Add this to the list of human experiences Facebook has apparently ruined: the high school reunion.
The New York Times style section ran a piece this weekend asking the question, “Rembember me from yesterday?” With social networks like Facebook becoming a high school of sorts on its own (where you virtually pass by casual acquaintances, friends, and “frenemies” alike), is there any mystery left for attending your high school reunion?
“Social networking has robbed us of our nostalgia,” Michael Fox told the Times. He’d attended his 20-year high school reunion last month and found himself underwhelmed. The long-awaited 10 or 20 year reunion has served as a touchstone for so many films, television shows, and books has lost its magical sense of opportunity for reinvention or second chances, mainly because everyone pretty much knows what you’re up to.
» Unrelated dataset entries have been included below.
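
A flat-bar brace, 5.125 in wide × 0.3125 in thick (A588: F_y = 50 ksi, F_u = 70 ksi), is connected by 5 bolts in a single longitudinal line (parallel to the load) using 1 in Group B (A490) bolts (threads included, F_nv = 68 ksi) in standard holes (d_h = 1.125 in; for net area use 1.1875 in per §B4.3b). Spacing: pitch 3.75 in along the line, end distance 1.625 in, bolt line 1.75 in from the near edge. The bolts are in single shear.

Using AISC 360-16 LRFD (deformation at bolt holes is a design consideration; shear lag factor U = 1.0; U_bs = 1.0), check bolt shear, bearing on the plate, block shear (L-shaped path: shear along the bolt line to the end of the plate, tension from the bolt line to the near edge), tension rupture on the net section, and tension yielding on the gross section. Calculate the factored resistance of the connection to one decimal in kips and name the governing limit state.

Bolt shear: A_b = π(1)²/4 = 0.7854 in². φR_n = 0.75 × 68 × 0.7854 × 5 × 1 = 200.3 kips.
Bearing (0.3125 in plate, F_u = 70 ksi): end bolts L_c = 1.625 − 1.125/2 = 1.0625, R_n = min(1.2×1.0625×0.3125×70, 2.4×1×0.3125×70) = 27.891 kips/bolt; interior L_c = 3.75 − 1.125 = 2.625, R_n = 52.5 kips/bolt. φR_n = 0.75 × (1×27.891 + 4×52.5) = 178.4 kips.
Block shear: shear path 1×[1.625+4×3.75] = 1×16.625 in, A_gv = 5.1953, A_nv = 1×(16.625 − 4.5×1.1875)×0.3125 = 3.5254 in²; tension to near edge: (1.75 − 0.5×1.1875)×0.3125 = 0.36133 in². R_n = min(0.6×70×3.5254, 0.6×50×5.1953) + 1.0×70×0.36133 = min(148.07, 155.86) + 25.293 = 173.36 kips. φR_n = 0.75 × 173.36 = 130.0 kips.
Tension rupture (net): A_n = (5.125 − 1×1.1875)×0.3125 = 1.2305 in² (U = 1.0, A_e = A_n). φR_n = 0.75 × 70 × 1.2305 = 64.6 kips.
Tension yield (gross): A_g = 5.125×0.3125 = 1.6016 in². φR_n = 0.90 × 50 × 1.6016 = 72.1 kips.
Governing: min(200.3, 178.4, 130.0, 64.6, 72.1) = 64.6 kips → net-section rupture.

64.6 kips (net-section rupture governs)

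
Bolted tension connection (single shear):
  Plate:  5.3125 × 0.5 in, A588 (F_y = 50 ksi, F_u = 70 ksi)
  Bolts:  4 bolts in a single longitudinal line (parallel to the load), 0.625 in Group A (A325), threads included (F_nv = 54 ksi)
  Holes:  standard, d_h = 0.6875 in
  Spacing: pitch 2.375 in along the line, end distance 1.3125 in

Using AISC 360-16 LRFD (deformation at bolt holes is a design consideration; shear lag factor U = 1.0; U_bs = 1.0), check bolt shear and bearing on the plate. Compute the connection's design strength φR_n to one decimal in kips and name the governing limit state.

Bolt shear: A_b = π(0.625)²/4 = 0.3068 in². φR_n = 0.75 × 54 × 0.3068 × 4 × 1 = 49.7 kips.
Bearing (0.5 in plate, F_u = 70 ksi): end bolts L_c = 1.3125 − 0.6875/2 = 0.96875, R_n = min(1.2×0.96875×0.5×70, 2.4×0.625×0.5×70) = 40.688 kips/bolt; interior L_c = 2.375 − 0.6875 = 1.6875, R_n = 52.5 kips/bolt. φR_n = 0.75 × (1×40.688 + 3×52.5) = 148.6 kips.
Governing: min(49.7, 148.6) = 49.7 kips → bolt shear.

49.7 kips (bolt shear governs)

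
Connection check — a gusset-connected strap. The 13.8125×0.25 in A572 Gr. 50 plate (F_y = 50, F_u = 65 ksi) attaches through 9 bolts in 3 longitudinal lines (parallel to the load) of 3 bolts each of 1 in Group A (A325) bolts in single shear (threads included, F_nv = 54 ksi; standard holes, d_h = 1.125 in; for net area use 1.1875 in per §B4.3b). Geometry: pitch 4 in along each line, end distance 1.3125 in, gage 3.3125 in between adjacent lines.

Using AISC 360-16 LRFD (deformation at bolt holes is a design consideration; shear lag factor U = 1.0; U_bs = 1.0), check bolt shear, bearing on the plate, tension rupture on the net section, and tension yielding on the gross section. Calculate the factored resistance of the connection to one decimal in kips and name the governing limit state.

Bolt shear: A_b = π(1)²/4 = 0.7854 in². φR_n = 0.75 × 54 × 0.7854 × 9 × 1 = 286.3 kips.
Bearing (0.25 in plate, F_u = 65 ksi): end bolts L_c = 1.3125 − 1.125/2 = 0.75, R_n = min(1.2×0.75×0.25×65, 2.4×1×0.25×65) = 14.625 kips/bolt; interior L_c = 4 − 1.125 = 2.875, R_n = 39 kips/bolt. φR_n = 0.75 × (3×14.625 + 6×39) = 208.4 kips.
Tension rupture (net): A_n = (13.8125 − 3×1.1875)×0.25 = 2.5625 in² (U = 1.0, A_e = A_n). φR_n = 0.75 × 65 × 2.5625 = 124.9 kips.
Tension yield (gross): A_g = 13.8125×0.25 = 3.4531 in². φR_n = 0.90 × 50 × 3.4531 = 155.4 kips.
Governing: min(286.3, 208.4, 124.9, 155.4) = 124.9 kips → net-section rupture.

124.9 kips (net-section rupture governs)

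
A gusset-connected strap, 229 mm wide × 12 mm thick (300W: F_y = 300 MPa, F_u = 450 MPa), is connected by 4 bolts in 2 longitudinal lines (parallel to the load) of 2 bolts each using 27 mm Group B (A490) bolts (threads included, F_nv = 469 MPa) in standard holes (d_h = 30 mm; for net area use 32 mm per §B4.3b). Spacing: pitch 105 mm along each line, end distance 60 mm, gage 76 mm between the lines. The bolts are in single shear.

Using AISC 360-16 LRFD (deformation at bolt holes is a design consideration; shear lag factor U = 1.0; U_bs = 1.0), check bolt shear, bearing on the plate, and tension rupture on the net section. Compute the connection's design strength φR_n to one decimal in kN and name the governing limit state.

Bolt shear: A_b = π(27)²/4 = 572.56 mm². φR_n = 0.75 × 469 × 572.56 × 4 × 1 = 805.6 kN.
Bearing (12 mm plate, F_u = 450 MPa): end bolts L_c = 60 − 30/2 = 45, R_n = min(1.2×45×12×450, 2.4×27×12×450) = 291.6 kN/bolt; interior L_c = 105 − 30 = 75, R_n = 349.92 kN/bolt. φR_n = 0.75 × (2×291.6 + 2×349.92) = 962.3 kN.
Tension rupture (net): A_n = (229 − 2×32)×12 = 1980 mm² (U = 1.0, A_e = A_n). φR_n = 0.75 × 450 × 1980 = 668.3 kN.
Governing: min(805.6, 962.3, 668.3) = 668.3 kN → net-section rupture.

668.3 kN (net-section rupture governs)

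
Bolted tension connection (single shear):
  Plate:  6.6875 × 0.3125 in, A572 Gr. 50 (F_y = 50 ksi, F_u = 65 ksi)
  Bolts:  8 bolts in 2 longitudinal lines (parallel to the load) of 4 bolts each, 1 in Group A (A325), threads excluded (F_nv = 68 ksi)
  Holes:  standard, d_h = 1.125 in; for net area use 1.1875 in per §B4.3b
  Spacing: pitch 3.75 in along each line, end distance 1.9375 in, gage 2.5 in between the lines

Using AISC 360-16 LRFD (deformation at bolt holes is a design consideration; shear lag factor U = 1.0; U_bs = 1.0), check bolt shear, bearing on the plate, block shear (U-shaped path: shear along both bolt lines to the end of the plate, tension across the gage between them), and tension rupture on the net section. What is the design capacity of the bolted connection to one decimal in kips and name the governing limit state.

65.7 kips (net-section rupture governs)

Bolt shear: A_b = π(1)²/4 = 0.7854 in². φR_n = 0.75 × 68 × 0.7854 × 8 × 1 = 320.4 kips.
Bearing (0.3125 in plate, F_u = 65 ksi): end bolts L_c = 1.9375 − 1.125/2 = 1.375, R_n = min(1.2×1.375×0.3125×65, 2.4×1×0.3125×65) = 33.516 kips/bolt; interior L_c = 3.75 − 1.125 = 2.625, R_n = 48.75 kips/bolt. φR_n = 0.75 × (2×33.516 + 6×48.75) = 269.6 kips.
Block shear: shear path 2×[1.9375+3×3.75] = 2×13.1875 in, A_gv = 8.2422, A_nv = 2×(13.1875 − 3.5×1.1875)×0.3125 = 5.6445 in²; tension across gage: (2.5 − 1×1.1875)×0.3125 = 0.41016 in². R_n = min(0.6×65×5.6445, 0.6×50×8.2422) + 1.0×65×0.41016 = min(220.14, 247.27) + 26.66 = 246.8 kips. φR_n = 0.75 × 246.8 = 185.1 kips.
Tension rupture (net): A_n = (6.6875 − 2×1.1875)×0.3125 = 1.3477 in² (U = 1.0, A_e = A_n). φR_n = 0.75 × 65 × 1.3477 = 65.7 kips.
Governing: min(320.4, 269.6, 185.1, 65.7) = 65.7 kips → net-section rupture.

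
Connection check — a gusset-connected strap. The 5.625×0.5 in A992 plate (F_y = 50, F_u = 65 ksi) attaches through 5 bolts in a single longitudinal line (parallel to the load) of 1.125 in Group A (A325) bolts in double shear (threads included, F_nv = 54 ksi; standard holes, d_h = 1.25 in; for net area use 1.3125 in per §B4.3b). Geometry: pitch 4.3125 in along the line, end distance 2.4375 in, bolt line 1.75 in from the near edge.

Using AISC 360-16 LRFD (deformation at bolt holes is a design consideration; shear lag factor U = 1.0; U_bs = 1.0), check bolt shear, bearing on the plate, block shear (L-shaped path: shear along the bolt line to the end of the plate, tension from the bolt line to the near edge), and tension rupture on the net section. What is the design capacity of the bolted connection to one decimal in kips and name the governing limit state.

Bolt shear: A_b = π(1.125)²/4 = 0.99402 in². φR_n = 0.75 × 54 × 0.99402 × 5 × 2 = 402.6 kips.
Bearing (0.5 in plate, F_u = 65 ksi): end bolts L_c = 2.4375 − 1.25/2 = 1.8125, R_n = min(1.2×1.8125×0.5×65, 2.4×1.125×0.5×65) = 70.688 kips/bolt; interior L_c = 4.3125 − 1.25 = 3.0625, R_n = 87.75 kips/bolt. φR_n = 0.75 × (1×70.688 + 4×87.75) = 316.3 kips.
Block shear: shear path 1×[2.4375+4×4.3125] = 1×19.6875 in, A_gv = 9.8438, A_nv = 1×(19.6875 − 4.5×1.3125)×0.5 = 6.8906 in²; tension to near edge: (1.75 − 0.5×1.3125)×0.5 = 0.54688 in². R_n = min(0.6×65×6.8906, 0.6×50×9.8438) + 1.0×65×0.54688 = min(268.73, 295.31) + 35.547 = 304.28 kips. φR_n = 0.75 × 304.28 = 228.2 kips.
Tension rupture (net): A_n = (5.625 − 1×1.3125)×0.5 = 2.1563 in² (U = 1.0, A_e = A_n). φR_n = 0.75 × 65 × 2.1563 = 105.1 kips.
Governing: min(402.6, 316.3, 228.2, 105.1) = 105.1 kips → net-section rupture.

105.1 kips (net-section rupture governs)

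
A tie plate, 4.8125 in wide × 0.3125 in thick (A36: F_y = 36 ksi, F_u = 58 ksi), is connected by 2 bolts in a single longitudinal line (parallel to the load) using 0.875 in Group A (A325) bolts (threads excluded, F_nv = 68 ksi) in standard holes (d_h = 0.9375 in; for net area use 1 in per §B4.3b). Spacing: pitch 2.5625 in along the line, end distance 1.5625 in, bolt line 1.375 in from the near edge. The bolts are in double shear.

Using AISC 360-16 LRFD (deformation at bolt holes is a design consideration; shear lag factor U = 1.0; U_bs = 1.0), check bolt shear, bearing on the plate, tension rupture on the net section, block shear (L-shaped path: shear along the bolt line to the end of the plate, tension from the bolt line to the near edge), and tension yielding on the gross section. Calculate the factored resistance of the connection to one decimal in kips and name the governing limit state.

32.8 kips (block shear governs)

Bolt shear: A_b = π(0.875)²/4 = 0.60132 in². φR_n = 0.75 × 68 × 0.60132 × 2 × 2 = 122.7 kips.
Bearing (0.3125 in plate, F_u = 58 ksi): end bolts L_c = 1.5625 − 0.9375/2 = 1.09375, R_n = min(1.2×1.09375×0.3125×58, 2.4×0.875×0.3125×58) = 23.789 kips/bolt; interior L_c = 2.5625 − 0.9375 = 1.625, R_n = 35.344 kips/bolt. φR_n = 0.75 × (1×23.789 + 1×35.344) = 44.3 kips.
Tension rupture (net): A_n = (4.8125 − 1×1)×0.3125 = 1.1914 in² (U = 1.0, A_e = A_n). φR_n = 0.75 × 58 × 1.1914 = 51.8 kips.
Block shear: shear path 1×[1.5625+1×2.5625] = 1×4.125 in, A_gv = 1.2891, A_nv = 1×(4.125 − 1.5×1)×0.3125 = 0.82031 in²; tension to near edge: (1.375 − 0.5×1)×0.3125 = 0.27344 in². R_n = min(0.6×58×0.82031, 0.6×36×1.2891) + 1.0×58×0.27344 = min(28.547, 27.845) + 15.86 = 43.705 kips. φR_n = 0.75 × 43.705 = 32.8 kips.
Tension yield (gross): A_g = 4.8125×0.3125 = 1.5039 in². φR_n = 0.90 × 36 × 1.5039 = 48.7 kips.
Governing: min(122.7, 44.3, 51.8, 32.8, 48.7) = 32.8 kips → block shear.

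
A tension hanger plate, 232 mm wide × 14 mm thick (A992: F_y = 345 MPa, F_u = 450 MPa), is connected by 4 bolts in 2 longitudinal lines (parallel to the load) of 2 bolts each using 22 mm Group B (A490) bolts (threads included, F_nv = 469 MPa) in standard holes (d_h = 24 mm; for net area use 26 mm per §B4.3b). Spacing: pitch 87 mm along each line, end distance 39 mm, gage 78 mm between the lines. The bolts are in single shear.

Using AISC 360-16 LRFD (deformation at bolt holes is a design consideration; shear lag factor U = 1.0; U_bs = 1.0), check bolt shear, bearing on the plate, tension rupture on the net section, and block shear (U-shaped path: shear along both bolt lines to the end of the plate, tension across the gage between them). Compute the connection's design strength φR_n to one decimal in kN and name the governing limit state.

534.8 kN (bolt shear governs)

Bolt shear: A_b = π(22)²/4 = 380.13 mm². φR_n = 0.75 × 469 × 380.13 × 4 × 1 = 534.8 kN.
Bearing (14 mm plate, F_u = 450 MPa): end bolts L_c = 39 − 24/2 = 27, R_n = min(1.2×27×14×450, 2.4×22×14×450) = 204.12 kN/bolt; interior L_c = 87 − 24 = 63, R_n = 332.64 kN/bolt. φR_n = 0.75 × (2×204.12 + 2×332.64) = 805.1 kN.
Tension rupture (net): A_n = (232 − 2×26)×14 = 2520 mm² (U = 1.0, A_e = A_n). φR_n = 0.75 × 450 × 2520 = 850.5 kN.
Block shear: shear path 2×[39+1×87] = 2×126 mm, A_gv = 3528, A_nv = 2×(126 − 1.5×26)×14 = 2436 mm²; tension across gage: (78 − 1×26)×14 = 728 mm². R_n = min(0.6×450×2436, 0.6×345×3528) + 1.0×450×728 = min(657.72, 730.3) + 327.6 = 985.32 kN. φR_n = 0.75 × 985.32 = 739.0 kN.
Governing: min(534.8, 805.1, 850.5, 739.0) = 534.8 kN → bolt shear.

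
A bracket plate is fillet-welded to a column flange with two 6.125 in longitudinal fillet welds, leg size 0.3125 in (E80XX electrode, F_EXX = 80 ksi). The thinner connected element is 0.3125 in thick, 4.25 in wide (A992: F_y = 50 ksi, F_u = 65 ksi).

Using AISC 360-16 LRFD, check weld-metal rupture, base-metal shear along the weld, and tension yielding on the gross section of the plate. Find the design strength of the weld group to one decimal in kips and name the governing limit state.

59.8 kips (gross-section yield governs)

Weld metal: throat = 0.707×0.3125 = 0.22094 in, L = 2×6.125 = 12.25 in. φR_n = 0.75 × 0.6 × 80 × 0.22094 × 12.25 = 97.4 kips.
Base metal shear (0.3125 in plate): yield φR_n = 1.0×0.6×50×0.3125×12.25 = 114.8 kips; rupture φR_n = 0.75×0.6×65×0.3125×12.25 = 112.0 kips; take 112.0 kips (rupture).
Tension yield (gross): A_g = 4.25×0.3125 = 1.3281 in². φR_n = 0.90 × 50 × 1.3281 = 59.8 kips.
Governing: min(97.4, 112.0, 59.8) = 59.8 kips → gross-section yield.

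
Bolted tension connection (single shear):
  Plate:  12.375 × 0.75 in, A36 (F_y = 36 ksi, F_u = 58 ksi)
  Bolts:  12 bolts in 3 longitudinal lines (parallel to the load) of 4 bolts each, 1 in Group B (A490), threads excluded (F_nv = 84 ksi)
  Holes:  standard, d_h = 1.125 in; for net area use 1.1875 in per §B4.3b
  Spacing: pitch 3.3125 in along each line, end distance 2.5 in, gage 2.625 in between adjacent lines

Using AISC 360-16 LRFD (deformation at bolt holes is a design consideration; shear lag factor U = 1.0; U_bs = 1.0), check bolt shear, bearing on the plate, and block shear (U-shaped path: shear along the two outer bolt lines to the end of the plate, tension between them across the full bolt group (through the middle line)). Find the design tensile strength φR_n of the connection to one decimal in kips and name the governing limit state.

Bolt shear: A_b = π(1)²/4 = 0.7854 in². φR_n = 0.75 × 84 × 0.7854 × 12 × 1 = 593.8 kips.
Bearing (0.75 in plate, F_u = 58 ksi): end bolts L_c = 2.5 − 1.125/2 = 1.9375, R_n = min(1.2×1.9375×0.75×58, 2.4×1×0.75×58) = 101.14 kips/bolt; interior L_c = 3.3125 − 1.125 = 2.1875, R_n = 104.4 kips/bolt. φR_n = 0.75 × (3×101.14 + 9×104.4) = 932.3 kips.
Block shear: shear path 2×[2.5+3×3.3125] = 2×12.4375 in, A_gv = 18.656, A_nv = 2×(12.4375 − 3.5×1.1875)×0.75 = 12.422 in²; tension across gage: (5.25 − 2×1.1875)×0.75 = 2.1563 in². R_n = min(0.6×58×12.422, 0.6×36×18.656) + 1.0×58×2.1563 = min(432.29, 402.97) + 125.07 = 528.04 kips. φR_n = 0.75 × 528.04 = 396.0 kips.
Governing: min(593.8, 932.3, 396.0) = 396.0 kips → block shear.

396.0 kips (block shear governs)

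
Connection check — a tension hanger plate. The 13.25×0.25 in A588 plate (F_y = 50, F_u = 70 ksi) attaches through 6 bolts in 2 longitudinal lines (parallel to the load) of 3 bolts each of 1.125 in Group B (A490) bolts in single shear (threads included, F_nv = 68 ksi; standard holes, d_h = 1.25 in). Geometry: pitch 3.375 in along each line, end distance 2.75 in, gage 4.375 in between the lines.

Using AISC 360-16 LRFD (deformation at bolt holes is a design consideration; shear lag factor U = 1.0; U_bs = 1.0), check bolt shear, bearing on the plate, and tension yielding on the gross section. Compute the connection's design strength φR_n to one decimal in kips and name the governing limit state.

Bolt shear: A_b = π(1.125)²/4 = 0.99402 in². φR_n = 0.75 × 68 × 0.99402 × 6 × 1 = 304.2 kips.
Bearing (0.25 in plate, F_u = 70 ksi): end bolts L_c = 2.75 − 1.25/2 = 2.125, R_n = min(1.2×2.125×0.25×70, 2.4×1.125×0.25×70) = 44.625 kips/bolt; interior L_c = 3.375 − 1.25 = 2.125, R_n = 44.625 kips/bolt. φR_n = 0.75 × (2×44.625 + 4×44.625) = 200.8 kips.
Tension yield (gross): A_g = 13.25×0.25 = 3.3125 in². φR_n = 0.90 × 50 × 3.3125 = 149.1 kips.
Governing: min(304.2, 200.8, 149.1) = 149.1 kips → gross-section yield.

149.1 kips (gross-section yield governs)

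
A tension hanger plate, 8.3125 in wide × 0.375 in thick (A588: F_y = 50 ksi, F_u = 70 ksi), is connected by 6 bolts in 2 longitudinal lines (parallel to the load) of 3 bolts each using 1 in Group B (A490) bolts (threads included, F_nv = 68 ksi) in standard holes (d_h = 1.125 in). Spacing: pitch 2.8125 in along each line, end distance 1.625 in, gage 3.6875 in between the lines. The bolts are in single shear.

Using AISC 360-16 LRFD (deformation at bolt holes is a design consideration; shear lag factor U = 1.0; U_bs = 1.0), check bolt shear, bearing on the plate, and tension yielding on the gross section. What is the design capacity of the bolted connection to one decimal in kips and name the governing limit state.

Bolt shear: A_b = π(1)²/4 = 0.7854 in². φR_n = 0.75 × 68 × 0.7854 × 6 × 1 = 240.3 kips.
Bearing (0.375 in plate, F_u = 70 ksi): end bolts L_c = 1.625 − 1.125/2 = 1.0625, R_n = min(1.2×1.0625×0.375×70, 2.4×1×0.375×70) = 33.469 kips/bolt; interior L_c = 2.8125 − 1.125 = 1.6875, R_n = 53.156 kips/bolt. φR_n = 0.75 × (2×33.469 + 4×53.156) = 209.7 kips.
Tension yield (gross): A_g = 8.3125×0.375 = 3.1172 in². φR_n = 0.90 × 50 × 3.1172 = 140.3 kips.
Governing: min(240.3, 209.7, 140.3) = 140.3 kips → gross-section yield.

140.3 kips (gross-section yield governs)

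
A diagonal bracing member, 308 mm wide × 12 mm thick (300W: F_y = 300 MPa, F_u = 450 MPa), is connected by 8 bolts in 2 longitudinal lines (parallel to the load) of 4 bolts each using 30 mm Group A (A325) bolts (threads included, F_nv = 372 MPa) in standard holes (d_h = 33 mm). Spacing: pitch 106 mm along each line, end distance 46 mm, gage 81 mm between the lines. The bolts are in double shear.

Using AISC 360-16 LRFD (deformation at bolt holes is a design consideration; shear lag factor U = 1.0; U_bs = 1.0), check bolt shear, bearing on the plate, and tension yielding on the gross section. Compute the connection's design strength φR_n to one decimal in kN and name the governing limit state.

Bolt shear: A_b = π(30)²/4 = 706.86 mm². φR_n = 0.75 × 372 × 706.86 × 8 × 2 = 3155.4 kN.
Bearing (12 mm plate, F_u = 450 MPa): end bolts L_c = 46 − 33/2 = 29.5, R_n = min(1.2×29.5×12×450, 2.4×30×12×450) = 191.16 kN/bolt; interior L_c = 106 − 33 = 73, R_n = 388.8 kN/bolt. φR_n = 0.75 × (2×191.16 + 6×388.8) = 2036.3 kN.
Tension yield (gross): A_g = 308×12 = 3696 mm². φR_n = 0.90 × 300 × 3696 = 997.9 kN.
Governing: min(3155.4, 2036.3, 997.9) = 997.9 kN → gross-section yield.

997.9 kN (gross-section yield governs)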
For those not on a social networking site, some simple Googling is all it takes to at least find a work profile or some trace of what’s happened after high school.
The NY Times also spoke with reunion organizer Donna DeFilippis, owner and president of Renions of America, who said that the feel of reunions has changed: “It used to be that you walked in the door totally blind, and there was such energy and excitement in the room.”
(READ: How Facebook Is Affecting High School Reunions)
As portrayed in film and TV, reunions are a chance for outsiders and nerds to prove they’ve blossomed and become successful, while the popular queen bee and jock have fizzled out into leading mundane lives, having hit their prime in high school. But whereas Romy and Michele’s High School Reunion and others playing on the “reunion revenge” trope depend upon the mystery of years apart, Facebook could bring people closer together. Bypassing small talk, classmates can already have common knowledge to jump off into conversation and have a feeling of familiarity intact.
However, the Times reports that the number of reunions being held each year has been on the decline, perhaps in part due to the recession, but also because the element of curiosity needed to motivate some people to attend is no longer there. So, what’s more important: staying connected with friends from your past or feeling shocked at your 10-year reunion?
For those hoping to be surprised and be surprising, they could always just deactivate their social profiles.